冒険王 横尾忠則
先日、世田谷美術館の「冒険王・横尾忠則」展に行った。
横尾忠則は、僕が尊敬するアーティストのひとり。とりわけ、僕は彼のグラフィックデザインに強い影響を受けていると思う。彼の奇妙でキャッチーで、エキセントリックで、しかしなぜか伝統的な雰囲気も感じさせる独特の作風に、僕はものすごく憧れる。あれくらい強い作品を作れるのなら作ってみたいと思う。彼の自伝のなかで、「どうしたら横尾忠則のようになれますか?」という質問に、彼は「私(横尾忠則)になろうとするのではなく、自分自身であろうとするべきだ」というようなことが書いてあって、それは(当たり前のことを言っているようだけれども)僕の中ですごく力強い言葉だった。
今回の展覧会だが、60年代のグラフィックデザイン作品から、現在の絵画作品まで約700点も展示されている。展示数の多さもさることながら、一点一点の強烈さというか個性が凄まじい。
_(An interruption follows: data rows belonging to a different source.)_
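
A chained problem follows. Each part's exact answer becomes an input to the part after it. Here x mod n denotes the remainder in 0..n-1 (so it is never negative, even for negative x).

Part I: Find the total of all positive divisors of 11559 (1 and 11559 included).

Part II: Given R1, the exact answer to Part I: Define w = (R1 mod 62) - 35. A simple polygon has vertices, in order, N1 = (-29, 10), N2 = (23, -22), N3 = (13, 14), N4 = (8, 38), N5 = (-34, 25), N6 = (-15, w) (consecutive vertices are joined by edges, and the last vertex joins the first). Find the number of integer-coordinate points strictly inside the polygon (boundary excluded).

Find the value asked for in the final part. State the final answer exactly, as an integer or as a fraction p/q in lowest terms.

Part I: 11559 = 3 * 3853; sigma = (1 + 3) * (1 + 3853) = 4 * 3854 = 15416; answer 15416
Part II: R1 = 15416; w = 5; cross terms: (-29*-22 - 23*10)=408, (23*14 - 13*-22)=608, (13*38 - 8*14)=382, (8*25 - -34*38)=1492, (-34*5 - -15*25)=205, (-15*10 - -29*5)=-5; twice the area = |3090| = 3090; area = 1545; boundary points = 4 + 2 + 1 + 1 + 1 + 1 = 10; strictly interior points = area - boundary/2 + 1 = 1541; answer 1541

1541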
横尾忠則の作品は、その絵を見て倒れてしまう人がいるという話を聞いた事があるが、それも、彼の作品を目の前にすると分かる気がした。生気が吸い取られる感じというか。とりわけ「Y字路」などの最近の絵画作品に、その傾向は顕著である。あの神聖な感覚を言葉にするのは難しい。見応えがあったが、見終わった後は走った後のようにどっぷりと疲れてしまった。
過去の作品では、彼は信じられないほど絵が上手い。山口晃もびっくりなあの画力が、すべての表現力の核なのだなと思わされる。それと、どの作品にも散見されるユーモア感覚と、構図とモチーフ選びの大胆さ。彼は小さい頃から模写が得意だったというが、アンリ・ルソーの絵画の模写(オマージュといってもいいが)にしても、ほんの少しモチーフを変化させたり、ユニークないたずらを施すだけで、作品は一気に「横尾色」に染められる。彼がどういうところから、どのように着想しているのか、とても気になるところだ。彼は草間彌生的な魔術師的な雰囲気もあるので、とりわけどのように「ユーモア感覚」というものを捉えているのか気になっていたが(つまり作為的か、天然かという部分)、横尾忠則のWEB日記を読むと、「アンリ・ルソーは笑えますよ」と書いてあって、よかった作為的なんだ、と思った。(あれが天然だったら怖い)
グラフィックデザインにしても、彼のような個性的な作品でビジネスが成り立っているというのは、奇跡に近いようにも感じた。デザインというのは規制との戦いなんだと思う。クライアントの存在は無視できない。そして、彼らは安易に表現という領域に手を出してくるだろう。そこでは、表現上の妥協というものとも戦わなければならない。横尾忠則の作品にはいつの時代のものも、そうした規制や妥協との戦いみたいなものを感じる(そして最終的に横尾忠則が勝っている)。そこに彼の表現の、とてつもなく強烈な芯の強さを感じる。それが彼の魅力なのかなとも思う。
画集「ポスタア藝術」のなかで、横尾忠則はこう書いていた。
公共のメディアを借りながら、ぼくはデザインにおいて「私」の表現がどれだけ可能かということに挑戦してみようと考えた。そして「私」の表現を通して、もし社会と普遍的な関係を結ぶことができれば、ぼくは大衆の無意識と同化できる歓びを得ることができるかもしれないと思ったのである。
横尾忠則の作品は、デザインという枠組みを超えて、宗教画のように見えることがある。それはやはり、「『私』の表現」の強さが、行くところまで行った結果なのかなと思う。各作品に込められる「生命力」みたいなものの大きさが凄かった。
P.S.
J-WAVEの「JAM THE WORLD」という番組のクイズが、たまたま一瞬で分かって、すばやく答えを送ったら、ナビゲーターが「今日のプレゼント当選者は、東京都杉並区のラジオネームごろりさんです!」だって。そうこともあるんだね。その日の日経平均終値と同じ金額の現金(1万3千円くらい?)を奨学金としてプレゼントされることになった。こういう「ミニ小遣い」は嬉しい。お寿司でも食べようかな。